Bucs general manager Mark Dominik said the team's top doctors flew into Tampa on Sunday to examine Revis' surgically repaired knee and to evaluate an MRI he took last week in Manhattan. Dominik expressed no concerns about the knee, but he, too, wouldn't divulge a timetable.
"We feel very confident, or we wouldn't have done this," he said. "Obviously, it's a significant trade and a significant amount of money, but at the same time, we have a lot of confidence with what we've done here as an organization. We feel very good about where he's at."
The Bucs traded their first-round pick (13th overall) and a conditional fourth-round choice in 2014 that will improve to a third-rounder if Revis is on the roster on the third day of the 2014 league year, which typically starts sometime in March.
On Sunday, Revis signed a six-year, $96 million contract that includes no guaranteed money -- a major surprise. Revis, who was due to make $6 million from the Jets in the final year of his contract, will receive $16 million in each year of the new deal.
Revis said the contract is "unique in a lot of ways," adding that he's willing to bet on himself.
The former All-Pro made it clear he wasn't pleased with how the Jets treated him. He said he was taken aback when he heard they wanted to trade him.
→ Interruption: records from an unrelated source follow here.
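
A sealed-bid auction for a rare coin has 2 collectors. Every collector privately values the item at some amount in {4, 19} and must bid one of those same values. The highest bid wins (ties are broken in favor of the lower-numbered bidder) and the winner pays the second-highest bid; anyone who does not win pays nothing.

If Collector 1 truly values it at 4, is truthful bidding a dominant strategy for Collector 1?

Check each profile of the others' bids and compare truth against every alternative bid.
Others bid (19): truth gives 0, best alternative gives -15.
Others bid (4): truth gives 0, best alternative gives 0.
In every case the truthful bid is at least as good as any alternative, so it is a dominant strategy.

Yes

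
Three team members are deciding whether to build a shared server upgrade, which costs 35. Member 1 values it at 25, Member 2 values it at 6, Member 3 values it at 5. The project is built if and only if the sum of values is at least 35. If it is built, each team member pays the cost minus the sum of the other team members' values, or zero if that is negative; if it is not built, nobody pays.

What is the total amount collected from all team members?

Total value 36 ≥ cost 35, so it is built.
Member 1: others sum to 11; max(0, 35 - 11) = 24.
Member 2: others sum to 30; max(0, 35 - 30) = 5.
Member 3: others sum to 31; max(0, 35 - 31) = 4.
Total collected = 24 + 5 + 4 = 33.

33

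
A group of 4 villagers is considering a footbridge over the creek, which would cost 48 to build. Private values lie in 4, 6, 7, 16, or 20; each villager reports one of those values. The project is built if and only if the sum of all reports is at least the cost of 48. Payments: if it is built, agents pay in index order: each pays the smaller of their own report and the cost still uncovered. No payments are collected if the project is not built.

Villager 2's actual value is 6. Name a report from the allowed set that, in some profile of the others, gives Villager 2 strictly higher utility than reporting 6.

Suppose Villager 1 reports 4, Villager 3 reports 20 and Villager 4 reports 20.
Report 6: project built, pays 6, utility 6 - 6 = 0.
Report 4: project built, pays 4, utility 6 - 4 = 2.
So reporting 4 beats truth here (2 > 0).

4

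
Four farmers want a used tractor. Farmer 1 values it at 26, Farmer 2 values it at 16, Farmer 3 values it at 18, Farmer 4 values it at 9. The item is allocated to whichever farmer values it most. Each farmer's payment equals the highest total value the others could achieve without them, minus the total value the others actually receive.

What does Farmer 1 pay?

Farmer 1 has the highest value and receives the item.
Without Farmer 1, the item would go to the next-highest value, 18, so the others could achieve 18.
With Farmer 1 present and winning, the others receive nothing, so their total is 0.
Payment = 18 - 0 = 18.

18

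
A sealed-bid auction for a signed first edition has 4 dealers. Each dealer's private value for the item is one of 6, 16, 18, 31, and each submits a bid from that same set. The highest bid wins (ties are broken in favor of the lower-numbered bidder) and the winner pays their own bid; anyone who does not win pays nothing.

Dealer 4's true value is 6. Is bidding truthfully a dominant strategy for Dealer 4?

Check each profile of the others' bids and compare truth against every alternative bid.
Others bid (6, 6, 6): truth gives 0, best alternative gives -10.
Others bid (6, 6, 16): truth gives 0, best alternative gives 0.
Others bid (6, 6, 18): truth gives 0, best alternative gives 0.
Others bid (6, 6, 31): truth gives 0, best alternative gives 0.
Others bid (6, 16, 6): truth gives 0, best alternative gives 0.
Others bid (6, 16, 16): truth gives 0, best alternative gives 0.
(Remaining 58 profiles checked similarly; truth is weakly best in each.)
In every case the truthful bid is at least as good as any alternative, so it is a dominant strategy.

Yes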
"At that point, when I heard that information, yeah, I felt some type of way," he said. "I'm human. I have feelings just like everybody in this room, especially at a time when I was injured.
"I didn't know what to expect or what was going to happen going down the road. ... When you get information that you're getting traded, it feels like that team is giving up on you at a time in my career when I never had an injury like this."
Jets GM John Idzik said the team traded Revis in large part because there was an insurmountable gap in contract discussions. Revis refused to budge off his $16 million-a-year demand, a source said. Idzik admitted the injury also factored into the decision.
Revis wouldn't acknowledge he has a chip on his shoulder.
"I don't have nothing to prove to the New York Jets," he said, adding that he still considers himself a great player. "I don't have nothing to prove to nobody. I know my expectations as a player, and that's that."
He added, "I don't have a chip for the New York Jets. I have a chip because I want to get on the field and play ball."
Revis goes to a team that ranked last in pass defense, but the Bucs added an elite corner -- when healthy -- and signed former San Francisco 49ers safety Dashon Goldson. Dominik and coach Greg Schiano believe they have turned a weakness into a strength.
"This is a known commodity that we really, strongly believe in, and that's why we pulled the trigger," Dominik said.
He said talks with the Jets escalated on Thursday, indicating he and Idzik engaged in five to six hours of back-and-forth conversations. Dominik said it was a "rare and unique opportunity" to acquire a player of Revis' stature, albeit an injured player.
"There's no better place to win than here in Tampa," Revis said, adding, "it's a blessing how highly this organization looks at me. It didn't happen in New York for certain reasons. There are a lot of reasons why not. But I'm here now, and I'm a Buc, and that's how it's going to be for the next six years."